Correio braziliense, n. 20358, 01/02/2019. Brasil, p. 5

 

Mello critica restrições à liberdade

Renato Souza

15/02/2019

 

 

Durante a continuidade do julgamento sobre a criminalização da homofobia e da transfobia, no Supremo Tribunal Federal (STF), o relator de uma das ações, ministro Celso de Mello, criticou duramente o preconceito e a “omissão” do Congresso Nacional em legislar sobre o tema. Ele afirmou que alguns grupos vêm “perpetuando o desprezo e disseminando o ódio contra a comunidade LGBT”. No entanto, a conclusão do voto do ministro será conhecida apenas na próxima semana, quando a Corte retomar a análise do caso.

Mello dividiu sua avaliação em 18 tópicos, sendo que 11 foram apresentados na sessão de ontem. O restante ficou para o dia 20. Duas sessões da Corte já foram dedicadas ao assunto, sendo que nenhum voto foi conhecido até o momento. Parlamentares foram ao STF e conversaram com ministros nos últimos dias. Políticos que se opõem às ações fazem forte pressão contra os pedidos. Um deles é o deputado Marco Feliciano. Ele chegou a conversar com o presidente do tribunal, Dias Toffoli, e tem criticado o julgamento nas redes sociais. Há parlamentares também que têm se manifestado a favor da criminalização, mesmo que ocorra por via judicial.

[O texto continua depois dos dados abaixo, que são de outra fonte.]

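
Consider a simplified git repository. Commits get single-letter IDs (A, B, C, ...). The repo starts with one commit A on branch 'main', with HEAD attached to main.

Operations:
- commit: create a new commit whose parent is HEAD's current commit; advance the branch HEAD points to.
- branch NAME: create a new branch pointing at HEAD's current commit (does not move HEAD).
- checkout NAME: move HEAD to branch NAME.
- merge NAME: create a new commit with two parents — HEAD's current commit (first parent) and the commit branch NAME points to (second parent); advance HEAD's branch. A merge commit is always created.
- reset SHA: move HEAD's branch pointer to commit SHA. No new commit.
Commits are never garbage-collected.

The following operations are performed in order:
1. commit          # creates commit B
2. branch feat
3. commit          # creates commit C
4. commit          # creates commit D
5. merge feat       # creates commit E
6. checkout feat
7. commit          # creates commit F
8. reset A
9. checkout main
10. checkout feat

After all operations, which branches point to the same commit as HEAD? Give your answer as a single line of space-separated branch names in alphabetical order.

Answer: feat

Derivation:
After op 1 (commit): HEAD=main@B [main=B]
After op 2 (branch): HEAD=main@B [feat=B main=B]
After op 3 (commit): HEAD=main@C [feat=B main=C]
After op 4 (commit): HEAD=main@D [feat=B main=D]
After op 5 (merge): HEAD=main@E [feat=B main=E]
After op 6 (checkout): HEAD=feat@B [feat=B main=E]
After op 7 (commit): HEAD=feat@F [feat=F main=E]
After op 8 (reset): HEAD=feat@A [feat=A main=E]
After op 9 (checkout): HEAD=main@E [feat=A main=E]
After op 10 (checkout): HEAD=feat@A [feat=A main=E]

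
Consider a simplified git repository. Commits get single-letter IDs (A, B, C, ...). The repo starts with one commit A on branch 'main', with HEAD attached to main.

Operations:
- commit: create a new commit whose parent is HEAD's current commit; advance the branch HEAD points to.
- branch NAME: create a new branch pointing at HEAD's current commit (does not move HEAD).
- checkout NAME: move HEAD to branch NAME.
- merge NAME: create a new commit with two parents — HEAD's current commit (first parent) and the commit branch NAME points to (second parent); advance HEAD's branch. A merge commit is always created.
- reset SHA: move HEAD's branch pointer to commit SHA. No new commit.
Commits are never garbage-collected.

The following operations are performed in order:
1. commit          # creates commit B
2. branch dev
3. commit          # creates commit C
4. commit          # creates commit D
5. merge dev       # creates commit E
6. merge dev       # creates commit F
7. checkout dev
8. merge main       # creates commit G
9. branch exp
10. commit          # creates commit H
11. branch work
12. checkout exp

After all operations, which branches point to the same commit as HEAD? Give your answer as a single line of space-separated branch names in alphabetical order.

After op 1 (commit): HEAD=main@B [main=B]
After op 2 (branch): HEAD=main@B [dev=B main=B]
After op 3 (commit): HEAD=main@C [dev=B main=C]
After op 4 (commit): HEAD=main@D [dev=B main=D]
After op 5 (merge): HEAD=main@E [dev=B main=E]
After op 6 (merge): HEAD=main@F [dev=B main=F]
After op 7 (checkout): HEAD=dev@B [dev=B main=F]
After op 8 (merge): HEAD=dev@G [dev=G main=F]
After op 9 (branch): HEAD=dev@G [dev=G exp=G main=F]
After op 10 (commit): HEAD=dev@H [dev=H exp=G main=F]
After op 11 (branch): HEAD=dev@H [dev=H exp=G main=F work=H]
After op 12 (checkout): HEAD=exp@G [dev=H exp=G main=F work=H]

Answer: exp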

Ao proferir parte de seu voto, Celso de Mello, relator da Ação Direta de Inconstitucionalidade por Omissão (ADO), enviada ao tribunal pelo PPS, afirmou que homossexuais sofrem um preconceito histórico e intenso em relação a sua orientação sexual. Ele criticou, indiretamente, a ministra da Família e Direitos Humanos, Damares Alves. “Essa visão de mundo, fundada na ideia artificialmente construída de que as diferenças biológicas entre o homem e a mulher devem determinar os seus papéis sociais — meninos vestem azul, e meninas vestem rosa —, essa concepção de mundo impõe notadamente, em face dos integrantes da comunidade LGBT, uma inaceitável restrição às suas liberdades fundamentais, submetendo tais pessoas a um padrão existencial heteronormativo incompatível com a diversidade e o pluralismo que caracterizam uma sociedade democrática”, afirmou.

O magistrado deixou claro que é a favor da criminalização da homofobia. No entanto, também afirmou que não cabe ao STF criar tipificação penal. Ele reconheceu a “omissão” e a “inércia” do Congresso em relação ao assunto e vê flagrante violação de direitos previstos na Constituição. Para o magistrado, em busca de impor suas vontades, grupos e parte da sociedade atentam violentamente contra os direitos da comunidade LGBT. “A sociedade impõe normas e regras da orientação sexual das pessoas e exerce controle sobre como essas pessoas vivem sua sexualidade. O policiamento da sexualidade continua a ser uma poderosa força de violência contra os homossexuais.”

Mourão não vê urgência

O vice-presidente Hamilton Mourão disse, na quarta-feira, que não vê urgência para a discussão sobre a criminalização da homofobia. Para ele, “querer transformar a homofobia em um crime igual ao racismo é um passo além da necessidade”. “Não acho que isso seja (uma pauta de) urgência. Acho que qualquer crime cometido contra qualquer pessoa, independentemente da opção sexual dela ou do gênero, é crime.”